Por João Silva Santos, líder da BlueShift Talent*
Conceito que ganhou amplitude nas áreas de marketing e publicidade, a gamificação – ou, no original, “gamification” – está ainda a dar os primeiros passos na sua aplicação à gestão de capital humano, sendo praticamente desconhecido na indústria da hospitalidade.
Uma das expressões mais comuns deste conceito enquanto ferramenta de marketing são os programas de fidelização, comuns em diversos setores, que, através de pontos, milhas ou outras métricas, atribuem benefícios diversos mediante determinado nível de consumo, num jogo que alinha interesses entre a marca e o consumidor, recompensando os melhores clientes.
É curioso que, apesar de se ter popularizado como instrumento de marketing, a génese da gamificação está na otimização de processos organizacionais core relacionados com o cliente interno. A origem mais consensual data de 1908, quando o movimento de escuteiros americano instituiu a atribuição de badges aos seus membros, em função do cumprimento de determinadas tarefas. Mais de um século depois, as empresas que recorrem a este tipo de ferramentas na gestão de recursos humanos em hospitalidade continua a ser residual.
Dito isto, não deixamos de encontrar ao longo do tempo diversos exemplos desse tipo de aplicação noutros sectores. Um dos mais conhecidos é do gigante tecnológico Microsoft, que desenhou uma estratégia de gamificação para uma das fases mais cruciais, mas menos estimulantes, do desenvolvimento de software – a testagem. No projecto Communicate Hope, a empresa realizava donativos a instituições de cariz social em função da deteção de falhas pelos colaboradores. Os resultados foram extraordinários, aumentando dezasseis vezes a eficácia de deteção de falhas face ao processo tradicional.

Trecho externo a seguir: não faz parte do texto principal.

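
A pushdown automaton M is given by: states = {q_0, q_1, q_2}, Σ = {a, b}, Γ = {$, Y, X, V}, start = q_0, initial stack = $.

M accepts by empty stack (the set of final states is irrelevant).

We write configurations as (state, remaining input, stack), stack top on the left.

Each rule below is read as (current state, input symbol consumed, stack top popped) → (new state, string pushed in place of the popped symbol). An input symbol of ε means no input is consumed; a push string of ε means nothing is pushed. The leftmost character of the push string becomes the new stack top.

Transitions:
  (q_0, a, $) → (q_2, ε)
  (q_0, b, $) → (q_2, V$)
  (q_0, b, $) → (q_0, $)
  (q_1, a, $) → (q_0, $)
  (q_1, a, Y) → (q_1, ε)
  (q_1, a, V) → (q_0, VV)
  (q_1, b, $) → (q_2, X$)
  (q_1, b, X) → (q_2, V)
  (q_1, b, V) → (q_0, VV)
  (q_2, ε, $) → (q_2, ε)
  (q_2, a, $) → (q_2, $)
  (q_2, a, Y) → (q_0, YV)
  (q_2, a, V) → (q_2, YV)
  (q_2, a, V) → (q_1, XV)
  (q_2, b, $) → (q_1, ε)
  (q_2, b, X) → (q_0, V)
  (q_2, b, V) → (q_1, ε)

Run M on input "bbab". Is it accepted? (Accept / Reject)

Reject

No computation consumes all input and empties the stack.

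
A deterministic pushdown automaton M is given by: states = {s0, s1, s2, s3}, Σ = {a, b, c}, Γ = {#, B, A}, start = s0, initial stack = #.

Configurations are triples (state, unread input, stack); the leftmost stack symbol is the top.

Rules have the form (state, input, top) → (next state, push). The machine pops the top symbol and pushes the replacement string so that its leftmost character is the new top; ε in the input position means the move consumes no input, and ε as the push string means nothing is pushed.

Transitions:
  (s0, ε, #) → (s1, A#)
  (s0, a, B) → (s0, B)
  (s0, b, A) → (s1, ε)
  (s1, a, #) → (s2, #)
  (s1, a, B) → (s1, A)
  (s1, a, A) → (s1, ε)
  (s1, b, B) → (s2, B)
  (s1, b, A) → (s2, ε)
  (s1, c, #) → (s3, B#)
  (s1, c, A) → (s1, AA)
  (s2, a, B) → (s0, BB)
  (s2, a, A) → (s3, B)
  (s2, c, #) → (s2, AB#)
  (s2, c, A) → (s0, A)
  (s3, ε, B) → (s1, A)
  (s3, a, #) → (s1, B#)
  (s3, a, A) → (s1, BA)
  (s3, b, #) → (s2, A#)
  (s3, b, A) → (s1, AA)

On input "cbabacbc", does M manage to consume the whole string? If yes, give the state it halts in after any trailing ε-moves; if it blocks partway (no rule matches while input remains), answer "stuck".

stuck

(s0, cbabacbc, #)
  ε-move, top #: go to s1, push A# → (s1, cbabacbc, A#)
  read c, top A: go to s1, push AA → (s1, babacbc, AA#)
  read b, top A: go to s2, push ε → (s2, abacbc, A#)
  read a, top A: go to s3, push B → (s3, bacbc, B#)
  ε-move, top B: go to s1, push A → (s1, bacbc, A#)
  read b, top A: go to s2, push ε → (s2, acbc, #)
No transition for (s2, a, top #); M blocks with input acbc remaining.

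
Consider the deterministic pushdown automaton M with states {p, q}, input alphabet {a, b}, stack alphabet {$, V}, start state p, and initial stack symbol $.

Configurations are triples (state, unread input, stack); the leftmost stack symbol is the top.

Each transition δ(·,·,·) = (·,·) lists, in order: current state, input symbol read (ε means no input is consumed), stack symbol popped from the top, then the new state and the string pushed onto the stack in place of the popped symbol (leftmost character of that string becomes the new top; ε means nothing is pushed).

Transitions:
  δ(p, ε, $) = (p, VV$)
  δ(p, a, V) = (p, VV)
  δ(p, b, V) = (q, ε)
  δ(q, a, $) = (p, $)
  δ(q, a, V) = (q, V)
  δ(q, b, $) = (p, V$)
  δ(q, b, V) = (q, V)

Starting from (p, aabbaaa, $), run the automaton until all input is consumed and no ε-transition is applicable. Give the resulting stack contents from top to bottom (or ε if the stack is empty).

VVV$

(p, aabbaaa, $)
  ε-move, top $: go to p, push VV$ → (p, aabbaaa, VV$)
  read a, top V: go to p, push VV → (p, abbaaa, VVV$)
  read a, top V: go to p, push VV → (p, bbaaa, VVVV$)
  read b, top V: go to q, push ε → (q, baaa, VVV$)
  read b, top V: go to q, push V → (q, aaa, VVV$)
  read a, top V: go to q, push V → (q, aa, VVV$)
  read a, top V: go to q, push V → (q, a, VVV$)
  read a, top V: go to q, push V → (q, ε, VVV$)
All input consumed in state q with stack VVV$.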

O poder da gamificação resulta da ativação da dimensão emocional, gerando engagement, não apenas com o processo em si, mas com a organização no geral. A simplificação da relação causal comportamento-recompensa, aliada a um efeito lúdico, assume-se como ingrediente eficaz para a otimização de desempenho. Para além disso, o processo de gamificação acarreta, por definição, uma forte vertente de comunicação interna, que dá visibilidade e valor ao mérito de quem se empenha, gerando um elevado fator motivacional junto dos seus participantes. O esforço do colaborador na eficácia de determinado processo, é, assim, visível para a organização, e recompensado de forma direta e imediata, gerando um ciclo virtuoso de superação e melhoria contínua.
A entrada da geração Z no mercado de trabalho, muito mais sensível do que as anteriores à relação causal entre comportamento e recompensa, vem potenciar ainda mais o poder das estratégias de gamificação.

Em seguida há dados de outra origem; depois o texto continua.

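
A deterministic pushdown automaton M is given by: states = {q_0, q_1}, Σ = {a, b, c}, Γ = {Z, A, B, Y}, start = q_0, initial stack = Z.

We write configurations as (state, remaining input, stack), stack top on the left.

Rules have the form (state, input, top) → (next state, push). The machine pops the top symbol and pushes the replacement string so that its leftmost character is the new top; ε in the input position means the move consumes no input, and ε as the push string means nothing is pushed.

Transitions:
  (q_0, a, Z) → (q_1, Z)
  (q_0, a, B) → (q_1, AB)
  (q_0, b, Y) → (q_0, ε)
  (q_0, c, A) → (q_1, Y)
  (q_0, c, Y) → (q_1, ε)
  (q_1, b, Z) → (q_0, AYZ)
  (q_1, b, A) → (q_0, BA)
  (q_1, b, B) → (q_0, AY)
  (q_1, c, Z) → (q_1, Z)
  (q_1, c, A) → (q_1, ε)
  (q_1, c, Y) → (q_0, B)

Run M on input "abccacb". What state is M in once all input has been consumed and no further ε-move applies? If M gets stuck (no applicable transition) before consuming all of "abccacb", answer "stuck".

q_0

(q_0, abccacb, Z)
  read a, top Z: go to q_1, push Z → (q_1, bccacb, Z)
  read b, top Z: go to q_0, push AYZ → (q_0, ccacb, AYZ)
  read c, top A: go to q_1, push Y → (q_1, cacb, YYZ)
  read c, top Y: go to q_0, push B → (q_0, acb, BYZ)
  read a, top B: go to q_1, push AB → (q_1, cb, ABYZ)
  read c, top A: go to q_1, push ε → (q_1, b, BYZ)
  read b, top B: go to q_0, push AY → (q_0, ε, AYYZ)
All input consumed; M is in state q_0.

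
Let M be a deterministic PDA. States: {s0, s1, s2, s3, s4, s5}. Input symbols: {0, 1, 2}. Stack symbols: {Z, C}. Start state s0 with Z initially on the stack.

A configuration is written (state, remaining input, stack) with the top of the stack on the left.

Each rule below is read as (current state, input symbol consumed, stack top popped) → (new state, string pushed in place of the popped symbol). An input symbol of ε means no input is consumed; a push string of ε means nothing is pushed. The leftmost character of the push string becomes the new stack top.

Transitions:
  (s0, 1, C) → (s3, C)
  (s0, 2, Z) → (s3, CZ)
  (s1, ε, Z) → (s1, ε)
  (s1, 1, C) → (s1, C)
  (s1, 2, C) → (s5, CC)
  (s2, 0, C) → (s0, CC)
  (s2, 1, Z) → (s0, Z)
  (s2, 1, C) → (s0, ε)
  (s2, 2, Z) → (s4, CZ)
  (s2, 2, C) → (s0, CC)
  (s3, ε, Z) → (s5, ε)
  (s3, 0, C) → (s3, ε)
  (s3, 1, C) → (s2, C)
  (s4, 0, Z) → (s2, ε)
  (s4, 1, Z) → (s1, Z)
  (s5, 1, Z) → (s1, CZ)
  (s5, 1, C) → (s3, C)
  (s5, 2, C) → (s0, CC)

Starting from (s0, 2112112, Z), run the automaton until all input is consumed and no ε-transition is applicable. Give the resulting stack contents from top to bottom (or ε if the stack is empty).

CZ

(s0, 2112112, Z) ⊢ (s3, 112112, CZ) ⊢ (s2, 12112, CZ) ⊢ (s0, 2112, Z) ⊢ (s3, 112, CZ) ⊢ (s2, 12, CZ) ⊢ (s0, 2, Z) ⊢ (s3, ε, CZ)
All input consumed in state s3 with stack CZ.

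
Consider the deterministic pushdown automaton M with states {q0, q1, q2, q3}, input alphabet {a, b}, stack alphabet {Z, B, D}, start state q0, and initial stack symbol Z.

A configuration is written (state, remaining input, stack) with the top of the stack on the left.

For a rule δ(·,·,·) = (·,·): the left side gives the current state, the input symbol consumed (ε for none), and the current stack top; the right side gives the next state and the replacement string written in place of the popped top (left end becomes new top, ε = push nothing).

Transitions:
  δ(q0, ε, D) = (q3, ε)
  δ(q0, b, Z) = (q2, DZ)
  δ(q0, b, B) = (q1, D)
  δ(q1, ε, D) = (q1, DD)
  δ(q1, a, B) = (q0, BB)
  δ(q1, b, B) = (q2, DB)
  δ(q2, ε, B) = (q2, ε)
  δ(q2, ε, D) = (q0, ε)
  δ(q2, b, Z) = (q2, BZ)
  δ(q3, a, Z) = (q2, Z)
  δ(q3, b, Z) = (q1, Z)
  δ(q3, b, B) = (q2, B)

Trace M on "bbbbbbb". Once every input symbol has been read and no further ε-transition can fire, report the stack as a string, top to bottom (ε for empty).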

São inúmeros os estudos que têm revelado o potencial desta ferramenta. Segundo uma análise efetuada pela consultora Gigya ao comportamento online do consumidor, empresas que recorreram à gamificação na sua estratégia, viram as interações com o seu conteúdo subir em média 13%, o social media share em 22% e a descoberta de conteúdo em 68%. Sobre a aplicação à gestão de capital humano existe também já alguma evidência. Diversas investigações têm demonstrado elevadas correlações entre a existência de estratégias de gamificação na empresa e variáveis-chave como produtividade dos colaboradores, rotatividade e eficácia da formação.
Os poucos exemplos conhecidos de aplicação ao capital humano em hospitalidade centram-se maioritariamente em processos de suporte, como a formação ou integração de colaboradores. Sem pôr em causa a importância estratégica dos mesmos resulta evidente o potencial ainda por explorar em áreas de perfil mais comercial ou operacional.

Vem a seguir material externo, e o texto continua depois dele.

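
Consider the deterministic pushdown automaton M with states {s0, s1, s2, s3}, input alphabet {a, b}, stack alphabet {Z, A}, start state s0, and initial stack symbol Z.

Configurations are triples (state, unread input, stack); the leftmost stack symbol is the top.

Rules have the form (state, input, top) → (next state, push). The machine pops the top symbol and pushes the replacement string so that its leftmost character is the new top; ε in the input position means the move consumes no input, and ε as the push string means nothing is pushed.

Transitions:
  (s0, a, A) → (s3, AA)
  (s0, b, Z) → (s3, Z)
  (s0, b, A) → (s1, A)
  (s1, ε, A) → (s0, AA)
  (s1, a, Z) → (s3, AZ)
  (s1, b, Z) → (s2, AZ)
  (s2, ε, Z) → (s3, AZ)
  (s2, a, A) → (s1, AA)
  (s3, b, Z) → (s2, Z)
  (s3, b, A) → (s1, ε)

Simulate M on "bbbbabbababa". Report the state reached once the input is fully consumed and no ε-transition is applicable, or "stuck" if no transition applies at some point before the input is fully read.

(s0, bbbbabbababa, Z)
  read b, top Z: go to s3, push Z → (s3, bbbabbababa, Z)
  read b, top Z: go to s2, push Z → (s2, bbabbababa, Z)
  ε-move, top Z: go to s3, push AZ → (s3, bbabbababa, AZ)
  read b, top A: go to s1, push ε → (s1, babbababa, Z)
  read b, top Z: go to s2, push AZ → (s2, abbababa, AZ)
  read a, top A: go to s1, push AA → (s1, bbababa, AAZ)
  ε-move, top A: go to s0, push AA → (s0, bbababa, AAAZ)
  read b, top A: go to s1, push A → (s1, bababa, AAAZ)
  ε-move, top A: go to s0, push AA → (s0, bababa, AAAAZ)
  read b, top A: go to s1, push A → (s1, ababa, AAAAZ)
  ε-move, top A: go to s0, push AA → (s0, ababa, AAAAAZ)
  read a, top A: go to s3, push AA → (s3, baba, AAAAAAZ)
  read b, top A: go to s1, push ε → (s1, aba, AAAAAZ)
  ε-move, top A: go to s0, push AA → (s0, aba, AAAAAAZ)
  read a, top A: go to s3, push AA → (s3, ba, AAAAAAAZ)
  read b, top A: go to s1, push ε → (s1, a, AAAAAAZ)
  ε-move, top A: go to s0, push AA → (s0, a, AAAAAAAZ)
  read a, top A: go to s3, push AA → (s3, ε, AAAAAAAAZ)
All input consumed; M is in state s3.

s3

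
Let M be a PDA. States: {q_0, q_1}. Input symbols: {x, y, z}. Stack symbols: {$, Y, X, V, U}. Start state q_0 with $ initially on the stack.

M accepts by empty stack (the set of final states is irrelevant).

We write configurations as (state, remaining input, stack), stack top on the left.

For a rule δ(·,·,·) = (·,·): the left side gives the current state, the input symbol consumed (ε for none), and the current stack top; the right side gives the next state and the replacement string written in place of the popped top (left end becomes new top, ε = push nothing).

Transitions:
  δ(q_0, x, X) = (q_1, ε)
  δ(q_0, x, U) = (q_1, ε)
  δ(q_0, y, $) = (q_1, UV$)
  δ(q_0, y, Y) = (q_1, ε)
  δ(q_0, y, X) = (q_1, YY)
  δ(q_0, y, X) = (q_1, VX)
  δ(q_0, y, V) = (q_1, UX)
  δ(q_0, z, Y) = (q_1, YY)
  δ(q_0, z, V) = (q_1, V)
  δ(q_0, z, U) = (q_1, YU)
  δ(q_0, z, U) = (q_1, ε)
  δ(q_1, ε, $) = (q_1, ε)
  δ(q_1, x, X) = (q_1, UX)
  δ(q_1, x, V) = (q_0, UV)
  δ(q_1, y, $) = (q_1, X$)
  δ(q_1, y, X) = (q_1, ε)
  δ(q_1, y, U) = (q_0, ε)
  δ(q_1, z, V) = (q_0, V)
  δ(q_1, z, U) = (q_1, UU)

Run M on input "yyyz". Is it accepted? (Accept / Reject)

Reject

No computation consumes all input and empties the stack.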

A experiência de outros setores demonstra justamente que o maior valor da gamificação está na sua integração nos processos produtivos core da organização. Se, por exemplo, a gamificação não deixa de ser importante para a eficácia de um programa formativo para o processo de check-in, oferecer um sistema de check-ins gamificado poderá trazer resultados ainda mais expressivos e duradouros na qualidade e eficiência do processo.
Quer seja por razões de melhoria de processos, aumento de engagament de colaboradores ou diminuição da rotatividade da equipa, o potencial da gamificação para a gestão do capital humano em hospitalidade é imenso, impactando áreas tão críticas como a eficiência de processos; o engagement de colaboradores; ou a sua fidelização à empresa, áreas críticas para a obtenção de vantagens competitivas no contexto atual e no futuro próximo.
*Este é o segundo de uma série de artigos intitulada “Capital Humano”, publicados por João Silva Santos, responsável do centro de competência de HR Management e líder da consultora de RH BlueShift Talent, que a Ambitur.pt irá publicar todos os meses.